Me tiemblan las manos de los nervios. Con cuidado, temiendo hacerle daño, le despego la cinta adhesiva.
—El material de papelería no sirve mucho para curar heridas —comento cuando, junto con la cinta, arranco también algunos pelos de su piel.
—Lo tendré en cuenta para la próxima.
—Espero que no haya próxima… —abro la herida. Ahora se ve claro que no fue solo un pinchazo con un tenedor: lo clavaron y lo arrastraron hacia abajo, desgarrando la piel—. Uf… ¿Recuerdas cuando aquel perro del vecino me atacó?
—Ajá.
—Me rompió los pantalones… El agujero se veía igual que tu herida.
—Genial —pone los ojos en blanco—. ¿Tan mal está?
—Ajá… La desinfectaré, pero de todos modos deberías ir al médico. Prométeme que mañana irás.
—De acuerdo —responde, aunque no le creo en absoluto. Para que Demian vaya voluntariamente al médico tendría que ocurrir un milagro.
Empapo el algodón en alcohol y lo aplico sobre la piel. Sé que duele muchísimo. Incluso yo misma lo siento como si fuera mi propio dolor.

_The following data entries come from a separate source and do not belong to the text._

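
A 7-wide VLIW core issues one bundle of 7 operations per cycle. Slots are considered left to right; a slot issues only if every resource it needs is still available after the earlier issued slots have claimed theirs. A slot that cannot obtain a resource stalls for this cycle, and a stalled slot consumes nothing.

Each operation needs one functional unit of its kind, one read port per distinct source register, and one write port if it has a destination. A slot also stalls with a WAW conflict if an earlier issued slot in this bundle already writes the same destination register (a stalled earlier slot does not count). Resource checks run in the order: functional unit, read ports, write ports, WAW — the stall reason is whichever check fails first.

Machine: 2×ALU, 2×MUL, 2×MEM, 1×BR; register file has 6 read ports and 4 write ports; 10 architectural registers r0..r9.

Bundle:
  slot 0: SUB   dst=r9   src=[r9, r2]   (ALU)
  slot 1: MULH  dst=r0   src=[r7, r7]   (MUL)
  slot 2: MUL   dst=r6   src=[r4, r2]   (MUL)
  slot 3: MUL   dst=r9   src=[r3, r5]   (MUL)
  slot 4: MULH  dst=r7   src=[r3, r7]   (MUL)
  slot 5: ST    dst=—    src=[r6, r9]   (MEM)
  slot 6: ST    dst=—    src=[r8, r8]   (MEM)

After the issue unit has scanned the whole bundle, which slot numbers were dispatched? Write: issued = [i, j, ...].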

—Aguanta un poco más —suplico, apartando una lágrima—. Ya casi termino…
—Nadya.
Dejo a un lado el algodón ensangrentado y empiezo a cortar la venda. Las malditas lágrimas no dejan de caer. Me da tanta lástima… Sería capaz de destrozar con mis manos a cualquiera que le hiciera daño a Demian. Y la primera sería su madre. Ella es la fuente de todo el mal.
—¡Nadya! —repite.
Levanto la vista.
—¿Qué?
—No llores. No me estoy muriendo.
—Pero siento como si yo muriera cada vez que a ti te hacen daño.
Él intenta responder, abre la boca, pero al final se lo piensa mejor y simplemente aprieta mi mano. A veces eso dice más que mil palabras.

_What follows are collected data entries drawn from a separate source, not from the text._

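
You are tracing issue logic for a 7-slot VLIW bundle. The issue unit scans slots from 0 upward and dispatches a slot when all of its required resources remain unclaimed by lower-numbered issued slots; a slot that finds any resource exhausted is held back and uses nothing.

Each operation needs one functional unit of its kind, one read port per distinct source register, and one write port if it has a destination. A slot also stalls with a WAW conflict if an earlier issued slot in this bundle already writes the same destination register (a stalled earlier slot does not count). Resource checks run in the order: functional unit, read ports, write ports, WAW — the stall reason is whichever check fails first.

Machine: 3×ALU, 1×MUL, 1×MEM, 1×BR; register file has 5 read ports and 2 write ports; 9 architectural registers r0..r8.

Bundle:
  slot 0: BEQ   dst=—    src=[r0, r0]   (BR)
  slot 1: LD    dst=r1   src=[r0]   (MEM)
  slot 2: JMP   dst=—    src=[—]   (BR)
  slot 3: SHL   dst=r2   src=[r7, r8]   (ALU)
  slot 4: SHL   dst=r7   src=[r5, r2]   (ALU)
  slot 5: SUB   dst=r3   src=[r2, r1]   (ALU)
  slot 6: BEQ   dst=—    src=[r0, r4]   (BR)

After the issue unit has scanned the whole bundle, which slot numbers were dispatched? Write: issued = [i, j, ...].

issued = [0, 1, 3]

#0 BR src=r0,r0 dispatched  <A:3 Mu:1 Ld:1 B:0 rd:4 wr:2>
#1 MEM src=r0 dispatched  <A:3 Mu:1 Ld:0 B:0 rd:3 wr:1>
#2 BR src=- held:FU  <A:3 Mu:1 Ld:0 B:0 rd:3 wr:1>
#3 ALU src=r7,r8 dispatched  <A:2 Mu:1 Ld:0 B:0 rd:1 wr:0>
#4 ALU src=r5,r2 held:RD_PORT  <A:2 Mu:1 Ld:0 B:0 rd:1 wr:0>
#5 ALU src=r2,r1 held:RD_PORT  <A:2 Mu:1 Ld:0 B:0 rd:1 wr:0>
#6 BR src=r0,r4 held:FU  <A:2 Mu:1 Ld:0 B:0 rd:1 wr:0>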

—Listo —le aviso, tras vendarlo con esmero. Puede que me haya pasado usando dos rollos enteros, pero igual me gusta cómo quedó—. ¿Te conté que sueño con entrar en Medicina?
—Solo un millón de veces.
—Pues felicidades: eres mi primer paciente. ¿Qué tal la experiencia?
—Ninguna queja. Solo un consejo… aprende a no llorar cuando cures a otros. Si no, no te alcanzarán las lágrimas para todos.
—Trato hecho. Las guardaré solo para ti.
Demian mira a su alrededor.
—Bueno, ¿y dónde está mi saco de dormir? —pregunta.
—Pues… —me incomodo, empiezo a recoger la mesa—. Hace tanto que no venías… Pensé que ya no lo querrías.
—Solo intentaba no darte más molestias.
—Tú no me molestas. Para nada —aseguro—. Y, ¿sabes qué? No quiero que duermas en el suelo. Mi sofá es amplio. Cabemos los dos. Yo usaré otra manta.
Me arden las mejillas. Rezo para que Demian no se burle de mi propuesta.
Pero él solo se encoge de hombros.
—Está bien, si así te sientes más cómoda.